La sentenza della Corte Suprema nel caso Wallace apre la strada alla revisione di ulteriori condanne.

Morelos (apro) .- La recente sentenza della Corte Suprema di Giustizia della Nazione (SCJN) a favore di Juana Hilda González Lomelí rappresenta un precedente cruciale per il sistema giudiziario messicano, poiché rivela gravi carenze nell'amministrazione della giustizia e nel rispetto dei diritti umani nel caso Wallace, ha affermato Sofía de Robina Castro, segretaria tecnica per la lotta alla tortura presso l'Istituto federale della difesa pubblica (IFDP).
L'11 giugno, la Prima Camera della SCJN ha deciso di concedere un amparo diretto a Juana Hilda, condannata a 78 anni di carcere per sequestro di persona e che ha trascorso quasi due decenni in carcere.
La decisione, approvata a maggioranza e basata su un progetto del ministro Alfredo Gutiérrez Ortiz Mena, implica la loro immediata liberazione e apre la porta alla revisione delle condanne delle altre cinque persone implicate nel caso: Brenda Quevedo Cruz, Jacobo Tagle Dobin, Tony Castillo Cruz, Albert Castillo Cruz e César Freyre Morales.
Il caso è giunto alla Corte tramite l'ultimo ricorso legale disponibile, dopo che Juana Hilda aveva esaurito senza successo le vie legali presso i tribunali inferiori.
La SCJN ha stabilito che diverse prove fondamentali per la sua condanna sono state ottenute tramite tortura e altre violazioni dei diritti umani, invalidando così la base dell'accusa.
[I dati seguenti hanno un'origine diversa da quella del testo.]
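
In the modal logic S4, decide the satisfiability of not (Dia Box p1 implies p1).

Yes, satisfiable

1. not (Dia Box p1 implies p1), u
2. Dia Box p1, u
3. not p1, u
4. Box p1, v
5. p1, v
Accessibility: uRu, uRv, vRv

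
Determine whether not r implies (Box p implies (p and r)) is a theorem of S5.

Not valid

Tableau for the negation not (not r implies (Box p implies (p and r))):
1. not (not r implies (Box p implies (p and r))), u
2. not r, u
3. not (Box p implies (p and r)), u
4. Box p, u
5. not (p and r), u
6. p, u
Accessibility: uRu
The negation has an open branch (countermodel exists).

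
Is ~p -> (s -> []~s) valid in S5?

Not valid

Tableau for the negation ~(~p -> (s -> []~s)):
1. ~(~p -> (s -> []~s)), 0
2. ~p, 0   [~->-rule on 1]
3. ~(s -> []~s), 0   [~->-rule on 1]
4. s, 0   [~->-rule on 3]
5. ~[]~s, 0   [~->-rule on 3]
6. s, 1   [~[]-rule on 5: fresh world 1, 0R1]
Accessibility: 0R0, 0R1, 1R0, 1R1
The negation has an open branch (countermodel exists).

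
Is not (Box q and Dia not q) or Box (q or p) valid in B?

Tableau for the negation not (not (Box q and Dia not q) or Box (q or p)):
1. not (not (Box q and Dia not q) or Box (q or p)), w0
2. Box q and Dia not q, w0
3. not Box (q or p), w0
4. Box q, w0
5. Dia not q, w0
6. q, w0
7. not (q or p), w1
8. not q, w1
9. not p, w1
10. q, w1
Accessibility: w0Rw0, w0Rw1, w1Rw0, w1Rw1
Branch closes: q and not q both at w1.
All branches of the negation close; one closing branch shown above.

Yes, valid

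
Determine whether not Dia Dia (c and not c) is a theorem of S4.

Yes, valid

Tableau for the negation Dia Dia (c and not c):
1. Dia Dia (c and not c), w0
2. Dia (c and not c), w1
3. c and not c, w2
4. c, w2
5. not c, w2
Accessibility: w0Rw0, w0Rw1, w0Rw2, w1Rw1, w1Rw2, w2Rw2
Branch closes: c and not c both at w2.
Every branch of the negation's tableau closes; the branch above is one of them.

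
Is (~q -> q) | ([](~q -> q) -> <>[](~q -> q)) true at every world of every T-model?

Yes, valid

Tableau for the negation ~((~q -> q) | ([](~q -> q) -> <>[](~q -> q))):
1. ~((~q -> q) | ([](~q -> q) -> <>[](~q -> q))), 0
2. ~(~q -> q), 0
3. ~([](~q -> q) -> <>[](~q -> q)), 0
4. ~q, 0
5. [](~q -> q), 0
6. ~<>[](~q -> q), 0
7. ~q -> q, 0
8. ~[](~q -> q), 0
9. q, 0
Accessibility: 0R0
Branch closes: q and ~q both at 0.
Every branch of the negation's tableau closes; the branch above is one of them.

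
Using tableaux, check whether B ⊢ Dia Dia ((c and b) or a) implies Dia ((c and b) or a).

Tableau for the negation not (Dia Dia ((c and b) or a) implies Dia ((c and b) or a)):
1. not (Dia Dia ((c and b) or a) implies Dia ((c and b) or a)), u
2. Dia Dia ((c and b) or a), u
3. not Dia ((c and b) or a), u
4. not ((c and b) or a), u
5. not (c and b), u
6. not a, u
7. not b, u
8. Dia ((c and b) or a), v
9. not ((c and b) or a), v
10. not (c and b), v
11. not a, v
12. not b, v
13. (c and b) or a, w
14. a, w
Accessibility: uRu, uRv, vRu, vRv, vRw, wRv, wRw
The negation has an open branch (countermodel exists).

Invalid (countermodel exists)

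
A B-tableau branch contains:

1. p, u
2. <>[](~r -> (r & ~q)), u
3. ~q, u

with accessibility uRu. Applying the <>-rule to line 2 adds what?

a fresh world v with uRv, and [](~r -> (r & ~q)) at v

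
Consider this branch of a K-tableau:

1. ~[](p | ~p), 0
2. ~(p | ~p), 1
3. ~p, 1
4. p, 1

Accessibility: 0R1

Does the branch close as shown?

Closed

Both p and ~p appear at 1.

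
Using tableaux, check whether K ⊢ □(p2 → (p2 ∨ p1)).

Valid in K

Tableau for the negation ¬□(p2 → (p2 ∨ p1)):
1. ¬□(p2 → (p2 ∨ p1)), w0
2. ¬(p2 → (p2 ∨ p1)), w1
3. p2, w1
4. ¬(p2 ∨ p1), w1
5. ¬p2, w1
6. ¬p1, w1
Accessibility: w0Rw1
Branch closes: p2 and ¬p2 both at w1.
All branches of the negation close; one closing branch shown above.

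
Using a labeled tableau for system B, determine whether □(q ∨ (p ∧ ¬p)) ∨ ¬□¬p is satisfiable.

1. □(q ∨ (p ∧ ¬p)) ∨ ¬□¬p, 0
2. ¬□¬p, 0
3. p, 1
Accessibility: 0R0, 0R1, 1R0, 1R1

Satisfiable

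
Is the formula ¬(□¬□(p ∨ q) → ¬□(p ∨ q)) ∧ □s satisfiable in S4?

1. ¬(□¬□(p ∨ q) → ¬□(p ∨ q)) ∧ □s, w0
2. ¬(□¬□(p ∨ q) → ¬□(p ∨ q)), w0   [∧-rule on 1]
3. □s, w0   [∧-rule on 1]
4. □¬□(p ∨ q), w0   [¬→-rule on 2]
5. □(p ∨ q), w0   [¬→-rule on 2]
6. s, w0   [□-rule on 3 via w0Rw0]
7. ¬□(p ∨ q), w0   [□-rule on 4 via w0Rw0]
8. p ∨ q, w0   [□-rule on 5 via w0Rw0]
9. q, w0   [∨-rule on 8 (branches; this branch)]
10. ¬(p ∨ q), w1   [¬□-rule on 7: fresh world w1, w0Rw1]
11. ¬p, w1   [¬∨-rule on 10]
12. ¬q, w1   [¬∨-rule on 10]
13. s, w1   [□-rule on 3 via w0Rw1]
14. ¬□(p ∨ q), w1   [□-rule on 4 via w0Rw1]
15. p ∨ q, w1   [□-rule on 5 via w0Rw1]
16. q, w1   [∨-rule on 15 (branches; this branch)]
Accessibility: w0Rw0, w0Rw1, w1Rw1
Branch closes: q and ¬q both at w1.
All branches of the tableau close; one closing branch shown above.

Unsatisfiable (every branch closes)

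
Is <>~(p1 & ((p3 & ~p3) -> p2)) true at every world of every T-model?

Tableau for the negation ~<>~(p1 & ((p3 & ~p3) -> p2)):
1. ~<>~(p1 & ((p3 & ~p3) -> p2)), u
2. p1 & ((p3 & ~p3) -> p2), u
3. p1, u
4. (p3 & ~p3) -> p2, u
5. p2, u
Accessibility: uRu
The negation has an open branch (countermodel exists).

Not valid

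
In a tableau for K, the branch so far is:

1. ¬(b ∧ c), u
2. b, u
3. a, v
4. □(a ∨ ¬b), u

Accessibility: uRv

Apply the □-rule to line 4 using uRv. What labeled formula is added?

a ∨ ¬b, v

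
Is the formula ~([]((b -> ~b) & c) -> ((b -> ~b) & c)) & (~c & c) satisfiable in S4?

Unsatisfiable

1. ~([]((b -> ~b) & c) -> ((b -> ~b) & c)) & (~c & c), 0
2. ~([]((b -> ~b) & c) -> ((b -> ~b) & c)), 0   [&-rule on 1]
3. ~c & c, 0   [&-rule on 1]
4. []((b -> ~b) & c), 0   [~->-rule on 2]
5. ~((b -> ~b) & c), 0   [~->-rule on 2]
6. ~c, 0   [&-rule on 3]
7. c, 0   [&-rule on 3]
Accessibility: 0R0
Branch closes: c and ~c both at 0.
Every branch closes; the branch above is one of them.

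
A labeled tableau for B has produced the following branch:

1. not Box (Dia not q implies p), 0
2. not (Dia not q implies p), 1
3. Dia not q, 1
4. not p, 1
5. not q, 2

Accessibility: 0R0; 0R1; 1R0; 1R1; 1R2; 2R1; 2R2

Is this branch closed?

No world carries both an atom and its negation.

Not closed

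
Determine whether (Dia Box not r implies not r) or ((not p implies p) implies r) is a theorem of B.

Tableau for the negation not ((Dia Box not r implies not r) or ((not p implies p) implies r)):
1. not ((Dia Box not r implies not r) or ((not p implies p) implies r)), w0
2. not (Dia Box not r implies not r), w0
3. not ((not p implies p) implies r), w0
4. Dia Box not r, w0
5. r, w0
6. not p implies p, w0
7. not r, w0
Accessibility: w0Rw0
Branch closes: r and not r both at w0.
Every branch of the negation's tableau closes; the branch above is one of them.

Valid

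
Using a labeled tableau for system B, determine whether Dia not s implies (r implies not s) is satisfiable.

Satisfiable (open branch found)

1. Dia not s implies (r implies not s), w0
2. r implies not s, w0
3. not s, w0
Accessibility: w0Rw0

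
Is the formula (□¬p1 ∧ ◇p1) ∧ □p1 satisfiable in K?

1. (□¬p1 ∧ ◇p1) ∧ □p1, w0
2. □¬p1 ∧ ◇p1, w0
3. □p1, w0
4. □¬p1, w0
5. ◇p1, w0
6. p1, w1
7. ¬p1, w1
Accessibility: w0Rw1
Branch closes: p1 and ¬p1 both at w1.
(One branch shown.) All branches close.

No, unsatisfiable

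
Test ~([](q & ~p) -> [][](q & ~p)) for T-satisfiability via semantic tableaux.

1. ~([](q & ~p) -> [][](q & ~p)), 0
2. [](q & ~p), 0   [~->-rule on 1]
3. ~[][](q & ~p), 0   [~->-rule on 1]
4. q & ~p, 0   [[]-rule on 2 via 0R0]
5. q, 0   [&-rule on 4]
6. ~p, 0   [&-rule on 4]
7. ~[](q & ~p), 1   [~[]-rule on 3: fresh world 1, 0R1]
8. q & ~p, 1   [[]-rule on 2 via 0R1]
9. q, 1   [&-rule on 8]
10. ~p, 1   [&-rule on 8]
11. ~(q & ~p), 2   [~[]-rule on 7: fresh world 2, 1R2]
12. p, 2   [~&-rule on 11 (branches; this branch)]
Accessibility: 0R0, 0R1, 1R1, 1R2, 2R2

Yes, satisfiable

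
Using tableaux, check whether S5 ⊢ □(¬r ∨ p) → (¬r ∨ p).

Valid

Tableau for the negation ¬(□(¬r ∨ p) → (¬r ∨ p)):
1. ¬(□(¬r ∨ p) → (¬r ∨ p)), u
2. □(¬r ∨ p), u
3. ¬(¬r ∨ p), u
4. r, u
5. ¬p, u
6. ¬r ∨ p, u
7. p, u
Accessibility: uRu
Branch closes: p and ¬p both at u.
Every branch of the negation's tableau closes; the branch above is one of them.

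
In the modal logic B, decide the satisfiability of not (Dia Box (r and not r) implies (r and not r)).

No, unsatisfiable

1. not (Dia Box (r and not r) implies (r and not r)), w0
2. Dia Box (r and not r), w0
3. not (r and not r), w0
4. r, w0
5. Box (r and not r), w1
6. r and not r, w0
7. not r, w0
Accessibility: w0Rw0, w0Rw1, w1Rw0, w1Rw1
Branch closes: r and not r both at w0.
(One branch shown.) All branches close.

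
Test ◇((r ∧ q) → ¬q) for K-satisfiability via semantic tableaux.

1. ◇((r ∧ q) → ¬q), u
2. (r ∧ q) → ¬q, v
3. ¬q, v
Accessibility: uRv

Yes, satisfiable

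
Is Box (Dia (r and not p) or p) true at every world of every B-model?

Not valid

Tableau for the negation not Box (Dia (r and not p) or p):
1. not Box (Dia (r and not p) or p), w0
2. not (Dia (r and not p) or p), w1
3. not Dia (r and not p), w1
4. not p, w1
5. not (r and not p), w0
6. not (r and not p), w1
7. p, w0
8. not r, w1
Accessibility: w0Rw0, w0Rw1, w1Rw0, w1Rw1
The negation has an open branch (countermodel exists).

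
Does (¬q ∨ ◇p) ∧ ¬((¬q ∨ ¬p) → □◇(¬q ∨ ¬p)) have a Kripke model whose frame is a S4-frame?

Satisfiable

1. (¬q ∨ ◇p) ∧ ¬((¬q ∨ ¬p) → □◇(¬q ∨ ¬p)), w0
2. ¬q ∨ ◇p, w0
3. ¬((¬q ∨ ¬p) → □◇(¬q ∨ ¬p)), w0
4. ¬q ∨ ¬p, w0
5. ¬□◇(¬q ∨ ¬p), w0
6. ◇p, w0
7. ¬p, w0
8. ¬◇(¬q ∨ ¬p), w1
9. ¬(¬q ∨ ¬p), w1
10. q, w1
11. p, w1
12. p, w2
Accessibility: w0Rw0, w0Rw1, w0Rw2, w1Rw1, w2Rw2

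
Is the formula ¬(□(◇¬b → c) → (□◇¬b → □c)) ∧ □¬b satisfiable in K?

1. ¬(□(◇¬b → c) → (□◇¬b → □c)) ∧ □¬b, w0
2. ¬(□(◇¬b → c) → (□◇¬b → □c)), w0
3. □¬b, w0
4. □(◇¬b → c), w0
5. ¬(□◇¬b → □c), w0
6. □◇¬b, w0
7. ¬□c, w0
8. ¬c, w1
9. ¬b, w1
10. ◇¬b → c, w1
11. ◇¬b, w1
12. ¬◇¬b, w1
13. ¬b, w2
14. b, w2
Accessibility: w0Rw1, w1Rw2
Branch closes: b and ¬b both at w2.
(One branch shown.) All branches close.

Unsatisfiable (every branch closes)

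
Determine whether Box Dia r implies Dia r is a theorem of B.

Yes, valid

Tableau for the negation not (Box Dia r implies Dia r):
1. not (Box Dia r implies Dia r), w0
2. Box Dia r, w0
3. not Dia r, w0
4. Dia r, w0
5. not r, w0
6. r, w1
7. Dia r, w1
8. not r, w1
Accessibility: w0Rw0, w0Rw1, w1Rw0, w1Rw1
Branch closes: r and not r both at w1.
Every branch of the negation's tableau closes; the branch above is one of them.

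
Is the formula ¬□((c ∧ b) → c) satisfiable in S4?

No, unsatisfiable

1. ¬□((c ∧ b) → c), w0
2. ¬((c ∧ b) → c), w1
3. c ∧ b, w1
4. ¬c, w1
5. c, w1
6. b, w1
Accessibility: w0Rw0, w0Rw1, w1Rw1
Branch closes: c and ¬c both at w1.
All branches of the tableau close; one closing branch shown above.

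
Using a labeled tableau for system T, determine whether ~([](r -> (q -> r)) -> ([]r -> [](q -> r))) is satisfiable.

Unsatisfiable

1. ~([](r -> (q -> r)) -> ([]r -> [](q -> r))), w0
2. [](r -> (q -> r)), w0
3. ~([]r -> [](q -> r)), w0
4. []r, w0
5. ~[](q -> r), w0
6. r -> (q -> r), w0
7. r, w0
8. q -> r, w0
9. ~(q -> r), w1
10. q, w1
11. ~r, w1
12. r -> (q -> r), w1
13. r, w1
Accessibility: w0Rw0, w0Rw1, w1Rw1
Branch closes: r and ~r both at w1.
Every branch closes; the branch above is one of them.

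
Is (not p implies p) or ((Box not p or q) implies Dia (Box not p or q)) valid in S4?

Tableau for the negation not ((not p implies p) or ((Box not p or q) implies Dia (Box not p or q))):
1. not ((not p implies p) or ((Box not p or q) implies Dia (Box not p or q))), w0
2. not (not p implies p), w0
3. not ((Box not p or q) implies Dia (Box not p or q)), w0
4. not p, w0
5. Box not p or q, w0
6. not Dia (Box not p or q), w0
7. not (Box not p or q), w0
8. not Box not p, w0
9. not q, w0
10. Box not p, w0
11. p, w1
12. not (Box not p or q), w1
13. not Box not p, w1
14. not q, w1
15. not p, w1
Accessibility: w0Rw0, w0Rw1, w1Rw1
Branch closes: p and not p both at w1.
Every branch of the negation's tableau closes; the branch above is one of them.

Yes, valid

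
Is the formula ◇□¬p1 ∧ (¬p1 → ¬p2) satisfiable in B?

1. ◇□¬p1 ∧ (¬p1 → ¬p2), w0
2. ◇□¬p1, w0
3. ¬p1 → ¬p2, w0
4. ¬p2, w0
5. □¬p1, w1
6. ¬p1, w0
7. ¬p1, w1
Accessibility: w0Rw0, w0Rw1, w1Rw0, w1Rw1

Satisfiable (open branch found)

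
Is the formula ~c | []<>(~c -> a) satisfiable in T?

1. ~c | []<>(~c -> a), u
2. []<>(~c -> a), u
3. <>(~c -> a), u
4. ~c -> a, v
5. <>(~c -> a), v
6. a, v
7. ~c -> a, w
8. a, w
Accessibility: uRu, uRv, vRv, vRw, wRw

Satisfiable (open branch found)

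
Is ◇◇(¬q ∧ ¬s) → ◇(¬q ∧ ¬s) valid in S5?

Tableau for the negation ¬(◇◇(¬q ∧ ¬s) → ◇(¬q ∧ ¬s)):
1. ¬(◇◇(¬q ∧ ¬s) → ◇(¬q ∧ ¬s)), w0
2. ◇◇(¬q ∧ ¬s), w0
3. ¬◇(¬q ∧ ¬s), w0
4. ¬(¬q ∧ ¬s), w0
5. s, w0
6. ◇(¬q ∧ ¬s), w1
7. ¬(¬q ∧ ¬s), w1
8. s, w1
9. ¬q ∧ ¬s, w2
10. ¬q, w2
11. ¬s, w2
12. ¬(¬q ∧ ¬s), w2
13. s, w2
Accessibility: w0Rw0, w0Rw1, w0Rw2, w1Rw0, w1Rw1, w1Rw2, w2Rw0, w2Rw1, w2Rw2
Branch closes: s and ¬s both at w2.
Every branch of the negation's tableau closes; the branch above is one of them.

Yes, valid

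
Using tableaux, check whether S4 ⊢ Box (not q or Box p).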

Sofía de Robina ha spiegato che "la Corte, nel suo ruolo di tribunale costituzionale, ha analizzato il processo nel suo complesso e ha individuato le violazioni che noi, la difesa, abbiamo denunciato".
Secondo il funzionario dell'IFDP, Juana Hilda è stata arrestata nel gennaio 2006, mesi dopo la presentazione della denuncia per un sequestro presumibilmente commesso nel luglio 2005, ed è stata posta agli arresti domiciliari, una misura già dichiarata una violazione dei diritti umani dalla Corte interamericana.
Durante l'udienza preliminare, Juana Hilda è stata costretta a testimoniare per quasi otto ore, senza assistenza legale in ogni momento e sotto minacce dirette alla sua famiglia. Questa dichiarazione è stata la base per l'incriminazione non solo di lei, ma anche degli altri coimputati.
Successivamente, sono state effettuate perquisizioni presso diverse abitazioni collegate. La prima, effettuata pochi giorni dopo la presentazione della denuncia, non ha prodotto alcun risultato. Più di un anno dopo, in seguito all'arresto e alla confessione ottenuta sotto tortura, è stata effettuata una seconda perquisizione in un appartamento non custodito, abitato da una persona vicina alla vittima indiretta.
Lì furono trovate una goccia di sangue e una targa, ma la Corte sentenziava che queste prove non potevano essere utilizzate perché derivavano da una confessione illegittima.
Allo stesso modo, altre prove rinvenute a casa di Brenda Quevedo Cruz sono state respinte. Un computer contenente fotografie è stato sequestrato senza la catena di custodia né garanzie di affidabilità.
Per quanto riguarda Brenda Quevedo Cruz, rimasta in custodia cautelare, le sue misure cautelari sono state modificate nel 2024 ed è stata posta agli arresti domiciliari.
Il disegno di legge della Corte afferma chiaramente che "un crimine grave come il rapimento non giustifica una condanna a qualsiasi costo", ha osservato il funzionario dell'IFDP. Al contrario, sostiene che "senza un giusto processo, non può esserci una giusta punizione".
De Robina ha inoltre sottolineato che questa sentenza rappresenta un forte monito per le procure del Paese, poiché dimostra la loro incapacità di condurre indagini efficaci e rispettose dei diritti umani. "Non sono riusciti a sostenere un caso valido e a fornire prove a sostegno dell'accusa", ha dichiarato.
La sentenza non solo ha un impatto diretto sulla vita di Juana Hilda, che potrà riunirsi alle figlie dopo quasi due decenni di reclusione, ma apre anche la strada alla revisione dei casi dei suoi coimputati, i cui fascicoli potrebbero essere interessati dall'esclusione di prove illegittime.
Juana Hilda è stata rilasciata dopo la notifica ufficiale al Centro Federale per il Riadattamento Sociale della Donna (CEFERESO) n. 16, con sede a Coatlán del Río, Morelos.
Infine, Sofía de Robina ha concluso che questa sentenza rappresenta "un precedente molto importante per il sistema giudiziario messicano, poiché ribadisce che le condanne possono essere confermate solo quando vi è la certezza che le prove siano state ottenute nel rispetto dei diritti umani".